Kratos ? Ben j’sais pas. Visuellement, oui il y a un peu de Kratos, c’est vrai. Mais après, vu que Kratos est un gros con détestable dans les jeux, à part dans le premier et les spin-off où il a encore une once d’humanité notamment en présence de sa fille aux Enfers, j’sais pas si ce genre de héros m’attirerait.
Ça a l’air super !
totalement le genre qui me plaît quand c’est bien foutu. Et je suis sûr que j’arriverai à y trouver un rapport entre le fond et la forme ! 😀
La dernière image de l’article donne un exemple de découpage sympa.

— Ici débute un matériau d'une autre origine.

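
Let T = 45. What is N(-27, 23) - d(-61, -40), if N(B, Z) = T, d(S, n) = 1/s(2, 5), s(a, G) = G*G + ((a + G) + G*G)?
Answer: 2564/57 ≈ 44.982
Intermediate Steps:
s(a, G) = G + a + 2*G² (s(a, G) = G² + ((G + a) + G²) = G² + (G + a + G²) = G + a + 2*G²)
d(S, n) = 1/57 (d(S, n) = 1/(5 + 2 + 2*5²) = 1/(5 + 2 + 2*25) = 1/(5 + 2 + 50) = 1/57)
N(B, Z) = 45
N(-27, 23) - d(-61, -40) = 45 - 1*1/57 = 45 - 1/57 = 2564/57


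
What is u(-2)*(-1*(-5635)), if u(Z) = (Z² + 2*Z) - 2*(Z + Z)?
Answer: 45080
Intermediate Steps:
u(Z) = Z² - 2*Z (u(Z) = (Z² + 2*Z) - 4*Z = Z² - 2*Z)
u(-2)*(-1*(-5635)) = (-2*(-2 - 2))*(-1*(-5635)) = -2*(-4)*5635 = 8*5635 = 45080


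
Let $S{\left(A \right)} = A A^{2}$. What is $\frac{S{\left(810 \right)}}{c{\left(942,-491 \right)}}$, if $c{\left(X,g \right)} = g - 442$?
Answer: $- \frac{177147000}{311} \approx -5.696 \cdot 10^{5}$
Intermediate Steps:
$c{\left(X,g \right)} = -442 + g$ ($c{\left(X,g \right)} = g - 442 = -442 + g$)
$S{\left(A \right)} = A^{3}$
$\frac{S{\left(810 \right)}}{c{\left(942,-491 \right)}} = \frac{810^{3}}{-442 - 491} = \frac{531441000}{-933} = 531441000 \left(- \frac{1}{933}\right) = - \frac{177147000}{311}$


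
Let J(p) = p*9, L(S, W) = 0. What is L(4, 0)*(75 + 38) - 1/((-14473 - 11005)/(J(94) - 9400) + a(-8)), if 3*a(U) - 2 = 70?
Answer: -4277/115387 ≈ -0.037067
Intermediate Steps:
J(p) = 9*p
a(U) = 24 (a(U) = ⅔ + (⅓)*70 = ⅔ + 70/3 = 24)
L(4, 0)*(75 + 38) - 1/((-14473 - 11005)/(J(94) - 9400) + a(-8)) = 0*(75 + 38) - 1/((-14473 - 11005)/(9*94 - 9400) + 24) = 0*113 - 1/(-25478/(846 - 9400) + 24) = 0 - 1/(-25478/(-8554) + 24) = 0 - 1/(-25478*(-1/8554) + 24) = 0 - 1/(12739/4277 + 24) = 0 - 1/115387/4277 = 0 - 1*4277/115387 = 0 - 4277/115387 = -4277/115387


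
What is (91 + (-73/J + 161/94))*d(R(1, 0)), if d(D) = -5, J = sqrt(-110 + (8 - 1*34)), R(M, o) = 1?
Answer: -43575/94 - 365*I*sqrt(34)/68 ≈ -463.56 - 31.298*I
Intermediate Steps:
J = 2*I*sqrt(34) (J = sqrt(-110 + (8 - 34)) = sqrt(-110 - 26) = sqrt(-136) = 2*I*sqrt(34) ≈ 11.662*I)
(91 + (-73/J + 161/94))*d(R(1, 0)) = (91 + (-73*(-I*sqrt(34)/68) + 161/94))*(-5) = (91 + (-(-73)*I*sqrt(34)/68 + 161*(1/94)))*(-5) = (91 + (73*I*sqrt(34)/68 + 161/94))*(-5) = (91 + (161/94 + 73*I*sqrt(34)/68))*(-5) = (8715/94 + 73*I*sqrt(34)/68)*(-5) = -43575/94 - 365*I*sqrt(34)/68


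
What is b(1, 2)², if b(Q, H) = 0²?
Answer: 0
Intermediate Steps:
b(Q, H) = 0
b(1, 2)² = 0² = 0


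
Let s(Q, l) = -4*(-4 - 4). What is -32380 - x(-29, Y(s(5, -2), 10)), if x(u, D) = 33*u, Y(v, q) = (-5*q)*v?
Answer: -31423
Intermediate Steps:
s(Q, l) = 32 (s(Q, l) = -4*(-8) = 32)
Y(v, q) = -5*q*v
-32380 - x(-29, Y(s(5, -2), 10)) = -32380 - 33*(-29) = -32380 - 1*(-957) = -32380 + 957 = -31423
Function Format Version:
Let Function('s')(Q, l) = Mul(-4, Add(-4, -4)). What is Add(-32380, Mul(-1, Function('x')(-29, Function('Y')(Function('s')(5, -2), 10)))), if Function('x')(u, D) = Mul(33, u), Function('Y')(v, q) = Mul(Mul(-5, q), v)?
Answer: -31423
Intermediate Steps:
Function('s')(Q, l) = 32 (Function('s')(Q, l) = Mul(-4, -8) = 32)
Function('Y')(v, q) = Mul(-5, q, v)
Add(-32380, Mul(-1, Function('x')(-29, Function('Y')(Function('s')(5, -2), 10)))) = Add(-32380, Mul(-1, Mul(33, -29))) = Add(-32380, Mul(-1, -957)) = Add(-32380, 957) = -31423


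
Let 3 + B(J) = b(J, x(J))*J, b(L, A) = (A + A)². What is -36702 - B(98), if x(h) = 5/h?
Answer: -1798301/49 ≈ -36700.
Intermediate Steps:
b(L, A) = 4*A² (b(L, A) = (2*A)² = 4*A²)
B(J) = -3 + 100/J (B(J) = -3 + (4*(5/J)²)*J = -3 + (4*(25/J²))*J = -3 + (100/J²)*J = -3 + 100/J)
-36702 - B(98) = -36702 - (-3 + 100/98) = -36702 - (-3 + 100*(1/98)) = -36702 - (-3 + 50/49) = -36702 - 1*(-97/49) = -36702 + 97/49 = -1798301/49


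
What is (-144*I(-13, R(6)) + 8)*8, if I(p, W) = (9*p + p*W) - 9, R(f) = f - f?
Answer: 145216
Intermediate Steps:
R(f) = 0
I(p, W) = -9 + 9*p + W*p (I(p, W) = (9*p + W*p) - 9 = -9 + 9*p + W*p)
(-144*I(-13, R(6)) + 8)*8 = (-144*(-9 + 9*(-13) + 0*(-13)) + 8)*8 = (-144*(-9 - 117 + 0) + 8)*8 = (-144*(-126) + 8)*8 = (18144 + 8)*8 = 18152*8 = 145216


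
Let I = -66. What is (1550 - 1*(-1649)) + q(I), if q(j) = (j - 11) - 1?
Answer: 3121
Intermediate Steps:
q(j) = -12 + j (q(j) = (-11 + j) - 1 = -12 + j)
(1550 - 1*(-1649)) + q(I) = (1550 - 1*(-1649)) + (-12 - 66) = (1550 + 1649) - 78 = 3199 - 78 = 3121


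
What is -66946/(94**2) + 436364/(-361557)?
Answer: -14030253613/1597358826 ≈ -8.7834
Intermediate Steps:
-66946/(94**2) + 436364/(-361557) = -66946/8836 + 436364*(-1/361557) = -66946*1/8836 - 436364/361557 = -33473/4418 - 436364/361557 = -14030253613/1597358826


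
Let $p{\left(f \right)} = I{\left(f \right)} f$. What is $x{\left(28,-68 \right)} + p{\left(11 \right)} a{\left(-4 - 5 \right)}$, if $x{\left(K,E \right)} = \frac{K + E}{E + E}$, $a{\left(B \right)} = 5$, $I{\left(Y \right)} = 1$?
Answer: $\frac{940}{17} \approx 55.294$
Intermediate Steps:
$x{\left(K,E \right)} = \frac{E + K}{2 E}$
$p{\left(f \right)} = f$ ($p{\left(f \right)} = 1 f = f$)
$x{\left(28,-68 \right)} + p{\left(11 \right)} a{\left(-4 - 5 \right)} = \frac{-68 + 28}{2 \left(-68\right)} + 11 \cdot 5 = \frac{1}{2} \left(- \frac{1}{68}\right) \left(-40\right) + 55 = \frac{5}{17} + 55 = \frac{940}{17}$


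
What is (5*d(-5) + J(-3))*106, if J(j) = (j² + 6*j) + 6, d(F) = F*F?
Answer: 12932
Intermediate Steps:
d(F) = F²
J(j) = 6 + j² + 6*j
(5*d(-5) + J(-3))*106 = (5*(-5)² + (6 + (-3)² + 6*(-3)))*106 = (5*25 + (6 + 9 - 18))*106 = (125 - 3)*106 = 122*106 = 12932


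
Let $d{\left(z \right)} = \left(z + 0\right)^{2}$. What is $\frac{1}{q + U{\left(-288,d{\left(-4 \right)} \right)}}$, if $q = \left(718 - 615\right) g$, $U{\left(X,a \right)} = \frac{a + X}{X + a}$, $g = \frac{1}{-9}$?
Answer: $- \frac{9}{94} \approx -0.095745$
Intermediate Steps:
$d{\left(z \right)} = z^{2}$
$g = - \frac{1}{9} \approx -0.11111$
$U{\left(X,a \right)} = 1$ ($U{\left(X,a \right)} = \frac{X + a}{X + a} = 1$)
$q = - \frac{103}{9}$ ($q = \left(718 - 615\right) \left(- \frac{1}{9}\right) = 103 \left(- \frac{1}{9}\right) = - \frac{103}{9} \approx -11.444$)
$\frac{1}{q + U{\left(-288,d{\left(-4 \right)} \right)}} = \frac{1}{- \frac{103}{9} + 1} = \frac{1}{- \frac{94}{9}} = - \frac{9}{94}$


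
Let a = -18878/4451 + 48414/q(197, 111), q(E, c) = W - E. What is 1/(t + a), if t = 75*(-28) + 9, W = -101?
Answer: -663199/1497307288 ≈ -0.00044293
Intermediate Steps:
q(E, c) = -101 - E
a = -110558179/663199 (a = -18878/4451 + 48414/(-101 - 1*197) = -18878*1/4451 + 48414/(-101 - 197) = -18878/4451 + 48414/(-298) = -18878/4451 + 48414*(-1/298) = -18878/4451 - 24207/149 = -110558179/663199 ≈ -166.70)
t = -2091 (t = -2100 + 9 = -2091)
1/(t + a) = 1/(-2091 - 110558179/663199) = 1/(-1497307288/663199) = -663199/1497307288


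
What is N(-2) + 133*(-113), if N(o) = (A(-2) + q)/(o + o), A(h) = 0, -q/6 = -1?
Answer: -30061/2 ≈ -15031.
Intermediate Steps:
q = 6 (q = -6*(-1) = 6)
N(o) = 3/o (N(o) = (0 + 6)/(o + o) = 6/((2*o)) = 6*(1/(2*o)) = 3/o)
N(-2) + 133*(-113) = 3/(-2) + 133*(-113) = 3*(-½) - 15029 = -3/2 - 15029 = -30061/2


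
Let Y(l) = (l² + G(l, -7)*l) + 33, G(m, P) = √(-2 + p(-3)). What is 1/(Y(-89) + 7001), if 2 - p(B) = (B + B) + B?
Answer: 1/14688 ≈ 6.8083e-5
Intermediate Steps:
p(B) = 2 - 3*B (p(B) = 2 - ((B + B) + B) = 2 - (2*B + B) = 2 - 3*B)
G(m, P) = 3 (G(m, P) = √(-2 + (2 - 3*(-3))) = √(-2 + (2 + 9)) = √(-2 + 11) = √9 = 3)
Y(l) = 33 + l² + 3*l (Y(l) = (l² + 3*l) + 33 = 33 + l² + 3*l)
1/(Y(-89) + 7001) = 1/((33 + (-89)² + 3*(-89)) + 7001) = 1/((33 + 7921 - 267) + 7001) = 1/(7687 + 7001) = 1/14688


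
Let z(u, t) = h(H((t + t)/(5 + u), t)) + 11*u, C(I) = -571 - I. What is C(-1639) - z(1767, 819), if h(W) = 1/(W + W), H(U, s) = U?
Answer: -15044654/819 ≈ -18370.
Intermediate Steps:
h(W) = 1/(2*W)
z(u, t) = 11*u + (5 + u)/(4*t) (z(u, t) = 1/(2*(((t + t)/(5 + u)))) + 11*u = 1/(2*(((2*t)/(5 + u)))) + 11*u = 1/(2*((2*t/(5 + u)))) + 11*u = ((5 + u)/(2*t))/2 + 11*u = (5 + u)/(4*t) + 11*u = 11*u + (5 + u)/(4*t))
C(-1639) - z(1767, 819) = (-571 - 1*(-1639)) - (5 + 1767 + 44*819*1767)/(4*819) = (-571 + 1639) - (5 + 1767 + 63675612)/(4*819) = 1068 - 63677384/(4*819) = 1068 - 1*15919346/819 = 1068 - 15919346/819 = -15044654/819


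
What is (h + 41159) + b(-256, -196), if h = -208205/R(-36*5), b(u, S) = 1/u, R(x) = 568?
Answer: 741443353/18176 ≈ 40792.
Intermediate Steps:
h = -208205/568 ≈ -366.56
(h + 41159) + b(-256, -196) = (-208205/568 + 41159) + 1/(-256) = 23170107/568 - 1/256 = 741443353/18176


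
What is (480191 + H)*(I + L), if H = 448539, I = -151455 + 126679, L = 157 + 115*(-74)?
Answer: -30767896170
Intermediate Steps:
L = -8353 (L = 157 - 8510 = -8353)
I = -24776
(480191 + H)*(I + L) = (480191 + 448539)*(-24776 - 8353) = 928730*(-33129) = -30767896170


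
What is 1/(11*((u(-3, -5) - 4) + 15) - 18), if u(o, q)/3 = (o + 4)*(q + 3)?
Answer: 1/37 ≈ 0.027027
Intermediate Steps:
u(o, q) = 3*(3 + q)*(4 + o) (u(o, q) = 3*((o + 4)*(q + 3)) = 3*((4 + o)*(3 + q)) = 3*((3 + q)*(4 + o)) = 3*(3 + q)*(4 + o))
1/(11*((u(-3, -5) - 4) + 15) - 18) = 1/(11*(((36 + 9*(-3) + 12*(-5) + 3*(-3)*(-5)) - 4) + 15) - 18) = 1/(11*(((36 - 27 - 60 + 45) - 4) + 15) - 18) = 1/(11*((-6 - 4) + 15) - 18) = 1/(11*(-10 + 15) - 18) = 1/(11*5 - 18) = 1/(55 - 18) = 1/37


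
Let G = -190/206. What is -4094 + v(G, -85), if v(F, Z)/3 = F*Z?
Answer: -397457/103 ≈ -3858.8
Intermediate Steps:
G = -95/103 (G = -190*1/206 = -95/103 ≈ -0.92233)
v(F, Z) = 3*F*Z (v(F, Z) = 3*(F*Z) = 3*F*Z)
-4094 + v(G, -85) = -4094 + 3*(-95/103)*(-85) = -4094 + 24225/103 = -397457/103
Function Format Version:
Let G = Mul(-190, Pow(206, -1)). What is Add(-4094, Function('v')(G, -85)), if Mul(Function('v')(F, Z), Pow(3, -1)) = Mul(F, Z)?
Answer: Rational(-397457, 103) ≈ -3858.8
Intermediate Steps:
G = Rational(-95, 103) (G = Mul(-190, Rational(1, 206)) = Rational(-95, 103) ≈ -0.92233)
Function('v')(F, Z) = Mul(3, F, Z) (Function('v')(F, Z) = Mul(3, Mul(F, Z)) = Mul(3, F, Z))
Add(-4094, Function('v')(G, -85)) = Add(-4094, Mul(3, Rational(-95, 103), -85)) = Add(-4094, Rational(24225, 103)) = Rational(-397457, 103)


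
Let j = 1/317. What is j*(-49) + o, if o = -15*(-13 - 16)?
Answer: 137846/317 ≈ 434.85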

Mais ça ne m’intéresse pas suffisamment pour chercher à le lire (c’est terrible, en ce moment, j’ai une de ces flemmes…)
Le dernier truc que j’ai lu, c’est un roman d’Ellory, suite à l’article sur Chicagoland… (oui, je sais que ce n’est pas du Grindhouse, mais c’est pour dire au Boss que je ne dédaigne pas tous ses conseils de lecture…)
@JP: tu as fini Les Anonymes ?
@Tornado: encore eut-il fallu que tu hablasses l’ingles….
@Matt: à la différence de Kratos, Barnaby est plutôt sympathique.
@Tornado: c’était toi qui était fan de Rex Mundi je crois. Tu as reconnu le style du dessinateur ?
@Bruce : j’ai fini les Anonymes. J’ai trouvé que… « c’était bieng. »
J’ai davantage été marqué par certains passages (les derniers instants d’un perso, les pensées d’un jogger…) que par l’intrigue globale.
Aargh! Pas de VF ?
Salut Seb’
Et bien, qui ne tente rien, n’a rien. L’article a été envoyé à Olivier Jalabert de chez Glénat Comics. Sait-on jamais….
Ca a l’air marrant, mais le dessin fait un peu trop amateur pour moi, par certains côtés. Et puis je ne suis pas certain que ce simple divertissement m’intéresse, comme toi, cela me rappelle pas mal d’autres choses : BPRD, le jeu de rôle In Nomine Satanis / Magna Veritas, The Goon… Donc pourquoi pas, mais si on me la prête.
Quant à la BO je ne connaissais pas du tout mais c’est bien fun !
Quelle était bien cette mini série. Ton article m’a donné envie de me la ressortir, surtout pour Juan Ferreyra (j’espère que vous avez lu son COLDER d’ailleurs).